Many of us have a love-hate relationship with Disney Princess movies. On the one hand, they often include catchy songs, adorable animals, and touching love stories; on the other, though, they often also feature tiny women being saved from their "meaningless" (read: manless) lives by big, strapping princes. So, are Disney Princess movies sexist? And have they at least improved between the 1937 release of Snow White and the 2013 release of Frozen? Through an analysis of 12 animated Disney films from 1937 to 2013, linguists Carmen Fought and Karen Eisenhauer have set out to answer that question... and unfortunately there's kind of a problem.
To figure out how sexist the Disney movies of both today and yesterday are, Fought and Eisenhauer counted how many lines male and female characters spoke in each one. After all, women onscreen can't be too empowered or important if we don't even hear what they have to say. That's at least what the popular Bechdel Test, created by cartoonist Allison Bechdel, uses as a measure of how sexist a movie is: If it doesn't have at least two women talking together about something other than a man, it's not doing too well. Disney Princess movies are mixed on this measure, but there have been improvements — the most recent ones (Brave, Frozen, and Tangled) all pass.
Fought and Eisenhauer didn't find such favorable results in their examination, though. According to preliminary findings presented at a linguistics conference and reported by The Washington Post, men tend to speak more than women in Disney movies — and that hasn't improved much over the years.
The production of Disney Princess films has an erratic history, with none made between Sleeping Beauty in 1959 and The Little Mermaid three decades later in 1989. While you might expect The Little Mermaid and other pictures from the late '80s and '90s to have more vocal female characters than those from the '30s and '50s, the opposite was actually true. Cinderella and Sleeping Beauty feature women speaking more than men, and Snow White is about 50-50. But in the five films following The Little Mermaid, men spoke three times as often as women on average.

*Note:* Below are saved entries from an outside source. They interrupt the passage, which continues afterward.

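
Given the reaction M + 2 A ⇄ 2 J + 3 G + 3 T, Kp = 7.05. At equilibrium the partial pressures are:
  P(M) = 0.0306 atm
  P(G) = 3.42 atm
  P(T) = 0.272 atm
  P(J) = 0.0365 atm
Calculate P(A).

P(A) = 0.0705 atm

At equilibrium, Kp = P(J)²·P(G)³·P(T)³ / (P(M)·P(A)²) = 7.05.
(0.0365)²·(3.42)³·(0.272)³ / ((0.0306)·(P(A))²) = 7.05
P(A)² = 0.00497 ⇒ P(A) = 0.0705 atm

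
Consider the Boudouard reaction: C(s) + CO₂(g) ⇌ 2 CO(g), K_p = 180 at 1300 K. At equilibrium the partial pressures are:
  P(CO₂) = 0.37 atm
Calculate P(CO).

P(CO) = 8.2 atm

(C is a pure solid — omitted from K_p.)
At equilibrium, K_p = P(CO)² / P(CO₂) = 180.
(P(CO))² / (0.37) = 180
P(CO)² = 66.6 ⇒ P(CO) = 8.2 atm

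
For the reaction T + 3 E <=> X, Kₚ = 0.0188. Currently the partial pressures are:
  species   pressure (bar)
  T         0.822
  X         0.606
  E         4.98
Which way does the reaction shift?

Qₚ = P(X) / (P(T)·P(E)³) = (0.606) / ((0.822)·(4.98)³) = 0.00597
Qₚ = 0.00597 < Kₚ = 0.0188, so the forward reaction proceeds.

to the right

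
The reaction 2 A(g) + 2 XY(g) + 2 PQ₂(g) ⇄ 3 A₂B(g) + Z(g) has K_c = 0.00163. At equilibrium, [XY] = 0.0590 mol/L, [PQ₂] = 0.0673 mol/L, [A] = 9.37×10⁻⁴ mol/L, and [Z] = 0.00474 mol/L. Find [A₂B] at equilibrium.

[A₂B] = 1.68×10⁻⁴ mol/L

At equilibrium, K_c = [A₂B]³·[Z] / ([A]²·[XY]²·[PQ₂]²) = 0.00163.
([A₂B])³·(0.00474) / ((9.37×10⁻⁴)²·(0.0590)²·(0.0673)²) = 0.00163
[A₂B]³ = 4.76×10⁻¹² ⇒ [A₂B] = 1.68×10⁻⁴ mol/L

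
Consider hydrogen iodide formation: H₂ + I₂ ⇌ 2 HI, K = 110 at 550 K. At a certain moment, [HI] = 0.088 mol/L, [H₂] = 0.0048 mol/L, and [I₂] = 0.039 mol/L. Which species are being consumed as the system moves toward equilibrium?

H₂, I₂ (reactants)

Q = [HI]² / ([H₂]·[I₂]) = (0.088)² / ((0.0048)·(0.039)) = 41
Q = 41 < K = 110: net forward reaction.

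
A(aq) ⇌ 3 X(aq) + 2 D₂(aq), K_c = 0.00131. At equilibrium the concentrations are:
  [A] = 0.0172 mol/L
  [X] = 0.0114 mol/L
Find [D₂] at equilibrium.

At equilibrium, K_c = [X]³·[D₂]² / [A] = 0.00131.
(0.0114)³·([D₂])² / (0.0172) = 0.00131
[D₂]² = 15.2 ⇒ [D₂] = 3.90 mol/L

[D₂] = 3.90 mol/L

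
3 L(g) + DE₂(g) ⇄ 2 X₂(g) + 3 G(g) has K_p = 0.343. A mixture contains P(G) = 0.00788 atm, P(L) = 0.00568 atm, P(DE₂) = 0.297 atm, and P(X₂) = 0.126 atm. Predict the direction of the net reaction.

in the forward direction

Q_p = P(X₂)²·P(G)³ / (P(L)³·P(DE₂)) = (0.126)²·(0.00788)³ / ((0.00568)³·(0.297)) = 0.143
Q_p = 0.143 < K_p = 0.343, so the forward reaction proceeds.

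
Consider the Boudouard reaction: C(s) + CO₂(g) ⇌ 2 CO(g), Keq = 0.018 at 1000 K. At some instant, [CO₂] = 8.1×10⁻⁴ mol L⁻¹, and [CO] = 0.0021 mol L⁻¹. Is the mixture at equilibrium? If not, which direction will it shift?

no; Q < K, reaction proceeds forward

(C is a pure solid — omitted from Q.)
Q = [CO]² / [CO₂] = (0.0021)² / (8.1×10⁻⁴) = 0.0054
Q = 0.0054 < Keq = 0.018: net forward reaction.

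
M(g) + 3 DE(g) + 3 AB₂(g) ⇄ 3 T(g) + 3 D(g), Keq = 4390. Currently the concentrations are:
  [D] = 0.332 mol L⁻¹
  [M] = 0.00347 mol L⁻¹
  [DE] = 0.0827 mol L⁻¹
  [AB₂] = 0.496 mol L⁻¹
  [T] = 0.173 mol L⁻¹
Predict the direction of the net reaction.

toward products

Q = [T]³·[D]³ / ([M]·[DE]³·[AB₂]³) = (0.173)³·(0.332)³ / ((0.00347)·(0.0827)³·(0.496)³) = 791
Q = 791 < Keq = 4390, so the forward reaction proceeds.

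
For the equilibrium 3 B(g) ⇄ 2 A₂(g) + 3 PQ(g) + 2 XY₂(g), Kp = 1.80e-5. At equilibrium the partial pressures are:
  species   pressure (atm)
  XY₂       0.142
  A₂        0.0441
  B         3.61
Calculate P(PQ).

P(PQ) = 2.78 atm

At equilibrium, Kp = P(A₂)²·P(PQ)³·P(XY₂)² / P(B)³ = 1.80e-5.
(0.0441)²·(P(PQ))³·(0.142)² / (3.61)³ = 1.80e-5
P(PQ)³ = 21.6 ⇒ P(PQ) = 2.78 atm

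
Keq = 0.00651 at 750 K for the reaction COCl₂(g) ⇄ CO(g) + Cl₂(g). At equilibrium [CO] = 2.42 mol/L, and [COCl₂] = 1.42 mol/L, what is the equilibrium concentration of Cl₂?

[Cl₂] = 0.00382 mol/L

At equilibrium, Keq = [CO]·[Cl₂] / [COCl₂] = 0.00651.
(2.42)·([Cl₂]) / (1.42) = 0.00651
[Cl₂] = 0.00382 mol/L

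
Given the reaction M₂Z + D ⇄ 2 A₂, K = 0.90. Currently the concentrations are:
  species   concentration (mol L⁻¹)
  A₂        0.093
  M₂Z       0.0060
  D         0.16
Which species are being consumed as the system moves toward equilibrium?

A₂ (products)

Q = [A₂]² / ([M₂Z]·[D]) = (0.093)² / ((0.0060)·(0.16)) = 9.0
Q = 9.0 > K = 0.90: net reverse reaction.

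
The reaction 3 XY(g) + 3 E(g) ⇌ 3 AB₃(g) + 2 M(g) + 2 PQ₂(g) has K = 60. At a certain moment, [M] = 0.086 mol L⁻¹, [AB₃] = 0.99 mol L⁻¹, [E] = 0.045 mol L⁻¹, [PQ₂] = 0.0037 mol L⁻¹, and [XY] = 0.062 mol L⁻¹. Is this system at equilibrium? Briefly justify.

no; Q < K, reaction proceeds forward

Q = [AB₃]³·[M]²·[PQ₂]² / ([XY]³·[E]³) = (0.99)³·(0.086)²·(0.0037)² / ((0.062)³·(0.045)³) = 4.5
Q = 4.5 < K = 60: net forward reaction.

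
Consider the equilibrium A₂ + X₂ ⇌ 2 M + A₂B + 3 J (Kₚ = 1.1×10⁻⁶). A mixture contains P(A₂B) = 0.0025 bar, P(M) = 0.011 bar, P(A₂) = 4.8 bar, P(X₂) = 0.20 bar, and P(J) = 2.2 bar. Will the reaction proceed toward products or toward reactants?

in the reverse direction

Qₚ = P(M)²·P(A₂B)·P(J)³ / (P(A₂)·P(X₂)) = (0.011)²·(0.0025)·(2.2)³ / ((4.8)·(0.20)) = 3.4×10⁻⁶
Qₚ = 3.4×10⁻⁶ > Kₚ = 1.1×10⁻⁶, so the reverse reaction proceeds.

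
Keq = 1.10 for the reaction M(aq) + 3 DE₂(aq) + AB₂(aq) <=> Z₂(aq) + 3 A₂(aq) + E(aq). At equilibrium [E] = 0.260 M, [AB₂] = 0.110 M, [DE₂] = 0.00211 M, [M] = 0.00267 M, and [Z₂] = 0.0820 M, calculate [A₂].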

Aladdin represented the low point, with 90 percent of the lines spoken by male characters.
Eisenhauer, a graduate student at North Carolina State University, told The Washington Post that this dropoff may have to do with later films' larger casts. "We're so trained to think that male is the norm,” she said. “So when you want to add a shopkeeper, that shopkeeper is a man. Or you add a guard, that guard is a man. I think that's just really ingrained in our culture.”
The state of the Disney movie has improved a bit in recent times, though: 2012's Brave beat all other Disney Princess movies, with 74 percent of its lines spoken by women; 2010's Tangled, too, did well, with women speaking over half the time. But even 2013's Frozen, known for its empowering message of sisterhood, had women behind only 41 percent of the lines.
So, basically, these films reflect what's happening in real life. Because we as a culture tend to value women's opinions less, men spend more time speaking in meetings and classrooms and women are more often interrupted, according to several studies reported by Bitch Media. We've got a long way to go to equalize real-world conversations, and maybe balancing out movie dialogues could be one step toward that goal.